Au Sénégal où sévit le chômage et une inéquation emploi/ formation, certains acteurs de développement abusent de leur influence pour faire profit. Profitant de la crise économique, plusieurs cabinets de placement et d’orientation portent le « costume » de résolution des problèmes d’emploi, mais la réalité est tout autre.
Au Sénégal, 60% de la population a moins de 20 ans et les jeunes en âge de travailler représentent plus de la moitié de la population active. L’agence nationale de la statistique et de la démographie estime que chaque année, près de 100 000 nouveaux demandeurs d’emploi entre 15-34 ans arrivent sur le marché de l’emploi. Dans un pays où le taux de chômage de 49% au niveau national.

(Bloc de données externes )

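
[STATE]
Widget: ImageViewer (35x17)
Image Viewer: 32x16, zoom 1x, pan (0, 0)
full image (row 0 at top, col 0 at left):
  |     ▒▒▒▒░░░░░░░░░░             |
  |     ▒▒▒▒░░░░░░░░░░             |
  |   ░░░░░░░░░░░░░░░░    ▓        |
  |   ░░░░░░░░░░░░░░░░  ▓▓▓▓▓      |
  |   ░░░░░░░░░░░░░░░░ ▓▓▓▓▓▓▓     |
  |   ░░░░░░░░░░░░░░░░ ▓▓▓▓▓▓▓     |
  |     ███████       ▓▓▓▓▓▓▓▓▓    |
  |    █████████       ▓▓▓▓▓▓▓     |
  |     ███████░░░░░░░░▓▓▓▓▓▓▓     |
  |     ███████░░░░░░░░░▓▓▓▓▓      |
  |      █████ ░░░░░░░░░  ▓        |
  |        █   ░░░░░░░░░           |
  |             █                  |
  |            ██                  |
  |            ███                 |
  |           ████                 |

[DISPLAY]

     ▒▒▒▒░░░░░░░░░░                
     ▒▒▒▒░░░░░░░░░░                
   ░░░░░░░░░░░░░░░░    ▓           
   ░░░░░░░░░░░░░░░░  ▓▓▓▓▓         
   ░░░░░░░░░░░░░░░░ ▓▓▓▓▓▓▓        
   ░░░░░░░░░░░░░░░░ ▓▓▓▓▓▓▓        
     ███████       ▓▓▓▓▓▓▓▓▓       
    █████████       ▓▓▓▓▓▓▓        
     ███████░░░░░░░░▓▓▓▓▓▓▓        
     ███████░░░░░░░░░▓▓▓▓▓         
      █████ ░░░░░░░░░  ▓           
        █   ░░░░░░░░░              
             █                     
            ██                     
            ███                    
           ████                    
                                   


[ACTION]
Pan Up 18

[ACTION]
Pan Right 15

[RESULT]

░░░░                               
░░░░                               
░░░░    ▓                          
░░░░  ▓▓▓▓▓                        
░░░░ ▓▓▓▓▓▓▓                       
░░░░ ▓▓▓▓▓▓▓                       
    ▓▓▓▓▓▓▓▓▓                      
     ▓▓▓▓▓▓▓                       
░░░░░▓▓▓▓▓▓▓                       
░░░░░░▓▓▓▓▓                        
░░░░░░  ▓                          
░░░░░░                             
                                   
                                   
                                   
                                   
                                   


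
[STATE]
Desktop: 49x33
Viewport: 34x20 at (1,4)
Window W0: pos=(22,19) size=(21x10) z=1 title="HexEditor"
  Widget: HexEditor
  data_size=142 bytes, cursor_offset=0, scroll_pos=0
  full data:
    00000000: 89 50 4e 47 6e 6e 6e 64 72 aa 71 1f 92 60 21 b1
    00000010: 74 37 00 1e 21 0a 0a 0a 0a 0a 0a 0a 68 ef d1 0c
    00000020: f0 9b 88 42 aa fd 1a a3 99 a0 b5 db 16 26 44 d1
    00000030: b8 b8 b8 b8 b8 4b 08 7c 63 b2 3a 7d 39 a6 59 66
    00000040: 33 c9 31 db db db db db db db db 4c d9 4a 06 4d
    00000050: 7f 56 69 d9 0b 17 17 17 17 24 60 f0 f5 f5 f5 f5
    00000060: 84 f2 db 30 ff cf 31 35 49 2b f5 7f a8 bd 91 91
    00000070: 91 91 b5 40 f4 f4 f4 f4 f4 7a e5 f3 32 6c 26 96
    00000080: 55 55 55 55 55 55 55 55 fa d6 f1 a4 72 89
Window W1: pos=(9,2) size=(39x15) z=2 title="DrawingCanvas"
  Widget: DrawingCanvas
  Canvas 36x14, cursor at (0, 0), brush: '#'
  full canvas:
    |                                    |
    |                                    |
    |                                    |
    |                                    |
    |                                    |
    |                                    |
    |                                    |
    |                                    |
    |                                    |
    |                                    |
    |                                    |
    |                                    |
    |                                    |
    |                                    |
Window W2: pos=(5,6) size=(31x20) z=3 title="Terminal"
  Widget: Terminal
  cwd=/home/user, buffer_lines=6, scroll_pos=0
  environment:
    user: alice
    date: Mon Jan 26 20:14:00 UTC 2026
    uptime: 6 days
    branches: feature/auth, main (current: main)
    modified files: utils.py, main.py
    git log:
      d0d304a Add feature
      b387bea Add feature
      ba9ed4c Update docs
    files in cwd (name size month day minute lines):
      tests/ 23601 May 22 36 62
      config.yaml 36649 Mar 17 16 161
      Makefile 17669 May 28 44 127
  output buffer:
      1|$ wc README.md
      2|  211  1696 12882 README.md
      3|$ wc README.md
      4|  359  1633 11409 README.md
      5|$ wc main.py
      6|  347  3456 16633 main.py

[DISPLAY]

        ┠─────────────────────────
        ┃+                        
    ┏━━━━━━━━━━━━━━━━━━━━━━━━━━━━━
    ┃ Terminal                    
    ┠─────────────────────────────
    ┃$ wc README.md               
    ┃  211  1696 12882 README.md  
    ┃$ wc README.md               
    ┃  359  1633 11409 README.md  
    ┃$ wc main.py                 
    ┃  347  3456 16633 main.py    
    ┃$ █                          
    ┃                             
    ┃                             
    ┃                             
    ┃                             
    ┃                             
    ┃                             
    ┃                             
    ┃                             


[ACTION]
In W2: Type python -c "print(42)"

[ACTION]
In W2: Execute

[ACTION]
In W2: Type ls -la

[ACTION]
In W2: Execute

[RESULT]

        ┠─────────────────────────
        ┃+                        
    ┏━━━━━━━━━━━━━━━━━━━━━━━━━━━━━
    ┃ Terminal                    
    ┠─────────────────────────────
    ┃$ wc README.md               
    ┃  211  1696 12882 README.md  
    ┃$ wc README.md               
    ┃  359  1633 11409 README.md  
    ┃$ wc main.py                 
    ┃  347  3456 16633 main.py    
    ┃$ python -c "print(42)"      
    ┃42                           
    ┃$ ls -la                     
    ┃drwxr-xr-x  1 alice group    
    ┃-rw-r--r--  1 alice group    
    ┃-rw-r--r--  1 alice group    
    ┃$ █                          
    ┃                             
    ┃                             


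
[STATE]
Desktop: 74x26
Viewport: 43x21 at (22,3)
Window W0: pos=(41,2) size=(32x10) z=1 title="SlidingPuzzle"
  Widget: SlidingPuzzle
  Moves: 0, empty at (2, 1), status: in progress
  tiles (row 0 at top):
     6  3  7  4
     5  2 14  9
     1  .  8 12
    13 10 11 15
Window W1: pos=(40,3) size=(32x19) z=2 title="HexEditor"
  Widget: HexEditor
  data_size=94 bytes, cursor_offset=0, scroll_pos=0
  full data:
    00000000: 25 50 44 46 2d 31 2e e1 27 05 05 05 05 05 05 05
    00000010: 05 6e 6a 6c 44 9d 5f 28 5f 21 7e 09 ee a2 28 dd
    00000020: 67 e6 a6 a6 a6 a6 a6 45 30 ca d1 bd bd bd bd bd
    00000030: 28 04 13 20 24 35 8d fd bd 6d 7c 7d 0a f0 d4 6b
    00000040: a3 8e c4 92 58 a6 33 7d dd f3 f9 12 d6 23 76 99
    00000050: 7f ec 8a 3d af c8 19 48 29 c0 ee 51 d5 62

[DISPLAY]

                  ┏━━━━━━━━━━━━━━━━━━━━━━━━
                  ┃ HexEditor              
                  ┠────────────────────────
                  ┃00000000  25 50 44 46 2d
                  ┃00000010  05 6e 6a 6c 44
                  ┃00000020  67 e6 a6 a6 a6
                  ┃00000030  28 04 13 20 24
                  ┃00000040  a3 8e c4 92 58
                  ┃00000050  7f ec 8a 3d af
                  ┃                        
                  ┃                        
                  ┃                        
                  ┃                        
                  ┃                        
                  ┃                        
                  ┃                        
                  ┃                        
                  ┃                        
                  ┗━━━━━━━━━━━━━━━━━━━━━━━━
                                           
                                           


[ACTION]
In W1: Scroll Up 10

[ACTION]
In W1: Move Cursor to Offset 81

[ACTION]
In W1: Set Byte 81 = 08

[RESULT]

                  ┏━━━━━━━━━━━━━━━━━━━━━━━━
                  ┃ HexEditor              
                  ┠────────────────────────
                  ┃00000000  25 50 44 46 2d
                  ┃00000010  05 6e 6a 6c 44
                  ┃00000020  67 e6 a6 a6 a6
                  ┃00000030  28 04 13 20 24
                  ┃00000040  a3 8e c4 92 58
                  ┃00000050  7f 08 8a 3d af
                  ┃                        
                  ┃                        
                  ┃                        
                  ┃                        
                  ┃                        
                  ┃                        
                  ┃                        
                  ┃                        
                  ┃                        
                  ┗━━━━━━━━━━━━━━━━━━━━━━━━
                                           
                                           


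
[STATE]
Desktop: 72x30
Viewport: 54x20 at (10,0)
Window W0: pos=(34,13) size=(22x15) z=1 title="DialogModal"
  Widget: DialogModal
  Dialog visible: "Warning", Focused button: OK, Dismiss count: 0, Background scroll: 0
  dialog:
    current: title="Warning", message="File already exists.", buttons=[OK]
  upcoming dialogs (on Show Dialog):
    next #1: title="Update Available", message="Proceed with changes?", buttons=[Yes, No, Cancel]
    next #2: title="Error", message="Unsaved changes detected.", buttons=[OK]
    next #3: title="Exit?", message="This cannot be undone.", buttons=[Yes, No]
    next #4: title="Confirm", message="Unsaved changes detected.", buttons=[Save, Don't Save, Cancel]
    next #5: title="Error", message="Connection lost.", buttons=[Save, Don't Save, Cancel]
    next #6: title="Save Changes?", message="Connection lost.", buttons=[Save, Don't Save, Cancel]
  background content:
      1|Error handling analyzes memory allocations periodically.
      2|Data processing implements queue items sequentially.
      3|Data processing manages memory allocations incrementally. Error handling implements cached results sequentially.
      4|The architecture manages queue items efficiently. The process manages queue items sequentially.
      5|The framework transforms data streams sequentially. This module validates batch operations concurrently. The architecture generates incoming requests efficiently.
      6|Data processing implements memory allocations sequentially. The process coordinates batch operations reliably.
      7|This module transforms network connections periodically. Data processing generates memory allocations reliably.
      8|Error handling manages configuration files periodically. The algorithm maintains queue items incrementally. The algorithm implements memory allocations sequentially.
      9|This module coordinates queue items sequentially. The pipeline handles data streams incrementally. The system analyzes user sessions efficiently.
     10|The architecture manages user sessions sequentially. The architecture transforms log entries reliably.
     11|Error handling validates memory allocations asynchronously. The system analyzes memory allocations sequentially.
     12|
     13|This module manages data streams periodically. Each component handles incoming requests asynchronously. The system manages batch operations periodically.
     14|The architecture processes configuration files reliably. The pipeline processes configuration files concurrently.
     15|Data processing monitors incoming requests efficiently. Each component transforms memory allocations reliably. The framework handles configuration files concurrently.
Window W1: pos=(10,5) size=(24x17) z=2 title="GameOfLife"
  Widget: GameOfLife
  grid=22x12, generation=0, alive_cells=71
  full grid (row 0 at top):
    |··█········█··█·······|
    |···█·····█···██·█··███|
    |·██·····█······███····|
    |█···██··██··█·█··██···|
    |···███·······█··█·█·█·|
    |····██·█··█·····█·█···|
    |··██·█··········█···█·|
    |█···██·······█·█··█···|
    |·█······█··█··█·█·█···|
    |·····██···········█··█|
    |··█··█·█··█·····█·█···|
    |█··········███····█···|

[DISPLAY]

                                                      
                                                      
                                                      
                                                      
                                                      
┏━━━━━━━━━━━━━━━━━━━━━━┓                              
┃ GameOfLife           ┃                              
┠──────────────────────┨                              
┃Gen: 0                ┃                              
┃··█········█··█·······┃                              
┃···█·····█···██·█··███┃                              
┃·██·····█······███····┃                              
┃█···██··██··█·█··██···┃                              
┃···███·······█··█·█·█·┃┏━━━━━━━━━━━━━━━━━━━━┓        
┃····██·█··█·····█·█···┃┃ DialogModal        ┃        
┃··██·█··········█···█·┃┠────────────────────┨        
┃█···██·······█·█··█···┃┃Error handling analy┃        
┃·█······█··█··█·█·█···┃┃Data processing impl┃        
┃·····██···········█··█┃┃Data processing mana┃        
┃··█··█·█··█·····█·█···┃┃Th┌──────────────┐an┃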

Ainsi, nombreux sont les cabinets ou agences qui travaillent dorénavant, dans le secteur de la recherche de l’emploi, qui est devenu une mine d’or.
Il y a aujourd’hui, pléthore de cabinets ou de sites internet spécialisés. On pourrait en citer plusieurs (ACP Consulting, ORIENTIS Group, Approxima group, Sen job, Téranga Communication, Sen recrute.com) si bien que l’on pourrait s’y perdre facilement.

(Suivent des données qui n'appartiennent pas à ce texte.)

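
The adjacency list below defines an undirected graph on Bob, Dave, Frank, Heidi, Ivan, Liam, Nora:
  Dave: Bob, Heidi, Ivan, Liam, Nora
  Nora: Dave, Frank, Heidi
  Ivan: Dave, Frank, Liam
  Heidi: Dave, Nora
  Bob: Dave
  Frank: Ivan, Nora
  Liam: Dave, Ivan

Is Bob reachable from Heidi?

Explore from Heidi.
Distance 1: reach Dave, Nora.
Distance 2: reach Bob, Frank, Ivan, Liam.
Found Bob.

Yes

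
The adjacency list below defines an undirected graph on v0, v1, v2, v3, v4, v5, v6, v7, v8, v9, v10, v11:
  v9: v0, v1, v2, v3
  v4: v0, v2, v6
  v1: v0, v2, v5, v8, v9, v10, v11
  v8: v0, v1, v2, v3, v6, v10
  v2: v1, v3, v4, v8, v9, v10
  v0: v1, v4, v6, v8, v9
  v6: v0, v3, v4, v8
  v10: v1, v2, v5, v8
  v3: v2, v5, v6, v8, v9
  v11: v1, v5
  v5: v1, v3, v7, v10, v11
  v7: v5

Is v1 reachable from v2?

Yes

Explore from v2.
Distance 1: reach v1, v3, v4, v8, v9, v10.
Found v1.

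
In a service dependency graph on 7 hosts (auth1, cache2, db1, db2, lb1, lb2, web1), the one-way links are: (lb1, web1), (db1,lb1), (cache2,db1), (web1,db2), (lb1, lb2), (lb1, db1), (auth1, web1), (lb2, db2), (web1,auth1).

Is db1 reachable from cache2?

Yes

Explore from cache2.
Distance 1: reach db1.
Found db1.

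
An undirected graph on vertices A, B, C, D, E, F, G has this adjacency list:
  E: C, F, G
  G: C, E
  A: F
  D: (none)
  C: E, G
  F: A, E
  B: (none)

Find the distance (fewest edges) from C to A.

3

Distance 0: C.
Distance 1: E, G.
Distance 2: F.
Distance 3: A — contains A.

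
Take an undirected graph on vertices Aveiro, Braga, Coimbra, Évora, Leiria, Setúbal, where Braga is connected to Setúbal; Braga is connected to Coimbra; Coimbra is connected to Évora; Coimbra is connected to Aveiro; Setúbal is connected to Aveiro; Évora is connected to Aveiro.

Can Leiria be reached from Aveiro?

Explore from Aveiro.
Distance 1: reach Coimbra, Évora, Setúbal.
Distance 2: reach Braga.
The search is exhausted without reaching Leiria; it lies in a different component.

No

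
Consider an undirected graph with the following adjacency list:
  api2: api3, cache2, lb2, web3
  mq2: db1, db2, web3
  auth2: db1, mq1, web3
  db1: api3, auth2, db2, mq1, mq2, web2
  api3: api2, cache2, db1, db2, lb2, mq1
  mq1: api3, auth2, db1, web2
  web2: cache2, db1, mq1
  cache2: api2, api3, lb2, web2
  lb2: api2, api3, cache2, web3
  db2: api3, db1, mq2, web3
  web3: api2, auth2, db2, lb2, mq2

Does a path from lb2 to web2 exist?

Explore from lb2.
Distance 1: reach api2, api3, cache2, web3.
Distance 2: reach auth2, db1, db2, mq1, mq2, web2.
Found web2.

Yes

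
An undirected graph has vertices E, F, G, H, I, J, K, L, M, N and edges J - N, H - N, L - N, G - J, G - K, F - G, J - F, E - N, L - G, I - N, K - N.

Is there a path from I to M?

Explore from I.
Distance 1: reach N.
Distance 2: reach E, H, J, K, L.
Distance 3: reach F, G.
The search is exhausted without reaching M; it lies in a different component.

No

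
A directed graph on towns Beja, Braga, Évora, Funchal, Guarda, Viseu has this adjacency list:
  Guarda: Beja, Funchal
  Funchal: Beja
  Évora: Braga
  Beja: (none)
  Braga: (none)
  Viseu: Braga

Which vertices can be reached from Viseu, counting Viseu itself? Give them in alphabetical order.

Start at Viseu.
Its neighbours: Braga.
Nothing further is reachable.

Braga, Viseu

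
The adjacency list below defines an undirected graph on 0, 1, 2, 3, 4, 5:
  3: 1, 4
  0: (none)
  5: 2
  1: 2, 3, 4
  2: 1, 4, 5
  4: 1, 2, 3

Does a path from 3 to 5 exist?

Yes

Explore from 3.
Distance 1: reach 1, 4.
Distance 2: reach 2.
Distance 3: reach 5.
Found 5.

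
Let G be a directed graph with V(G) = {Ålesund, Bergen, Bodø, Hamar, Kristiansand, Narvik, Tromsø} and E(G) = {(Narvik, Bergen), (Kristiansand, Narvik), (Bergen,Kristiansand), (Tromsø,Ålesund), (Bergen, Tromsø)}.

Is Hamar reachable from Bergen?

Explore from Bergen.
Distance 1: reach Kristiansand, Tromsø.
Distance 2: reach Ålesund, Narvik.
The search from Bergen is exhausted; no directed path reaches Hamar.

No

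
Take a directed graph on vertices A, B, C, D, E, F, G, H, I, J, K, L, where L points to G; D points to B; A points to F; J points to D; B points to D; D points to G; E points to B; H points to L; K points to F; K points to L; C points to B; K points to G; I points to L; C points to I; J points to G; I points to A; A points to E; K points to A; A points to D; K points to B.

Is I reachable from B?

No

Explore from B.
Distance 1: reach D.
Distance 2: reach G.
The search from B is exhausted; no directed path reaches I.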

Ils s’enrichissent énormément compte tenu du niveau de chômage au Sénégal qui est extrêmement élevé. Ni l’état, ni les entreprises, sous le coup de la crise économique du pays, n’arrivent à réduire le taux de chômage qui ne cesse de grimper. Les jeunes diplômés n’ont qu’un seul objectif, trouver un stage ou un emploi pour faire valoir leurs acquis théoriques.
C’est dans cette perspective qu’interviennent ces structures aux multiples formes. Ils s’agit de cabinets ou de sites internet qui ciblent essentiellement, le lot des demandeurs d’emploi et profitent de la vulnérabilité et de la naïveté de ces derniers.
Leur stratégie de communication le plus souvent, est très prometteur car ils ont recours à une méthodologie didactique. Mais, il s’agit au fond et pour la plus part, de séminaires payants.
Faut-il rappeler ici, le discours controversés de ces structures. Au début ils parlent d’accompagnement, de coaching et de placement, pour ensuite glisser subtilement vers…. la formation.
Ils organisent des séances de mise à niveau, des techniques de rédaction de cv, de lettre de motivation et des techniques d’entretien d’embauche pour une courte durée.
Des salons, des conférences et des forums sont organisés pour jouer sur la conscience des étudiants et professionnels chercheurs d’emploi. « Salon du premier emploi », « Salon de l’excellence » « Chrono recrut ». En général, ce genre d’initiative regroupe des entreprises, des étudiants et professionnels dans le cadre d’entretien d’embauche. Et pour faire sérieux, L’évènement se déroule souvent sous le haut patronat d’un éminent membre du gouvernement.
Un pléthore de candidats sont réunis (plus de 500 candidats demandeurs d’emploi et une centaine d’entreprises) et à la clé, des opportunités d’embauche douteuses.
Et tous les moyens sont bons pour faire du profit. Les inscriptions peuvent aller de 10000f à 25000f voire plus.
De sources anonymes, des candidats ont reçu des appels de leur cabinet à Dakar pour un stage à Mbour. Au final ils sont revenus bredouilles car l’entreprise en question n’avait pas reçu la demande de stage. D’autres par contre, étaient orientés vers des entreprises qui ne répondaient pas à leur profil.
Les sites internet ne sont pas plus scrupuleux. Pour continuer ses études à l’étranger, il faut débourser des sommes faramineuses. Le coût de l’ouverture de dossier s’élève à 205.000f , alors que l’université ou la structure d’accueil n’a pas encore accepté la demande. Bien entendu, les frais de dossier ne sont pas remboursables.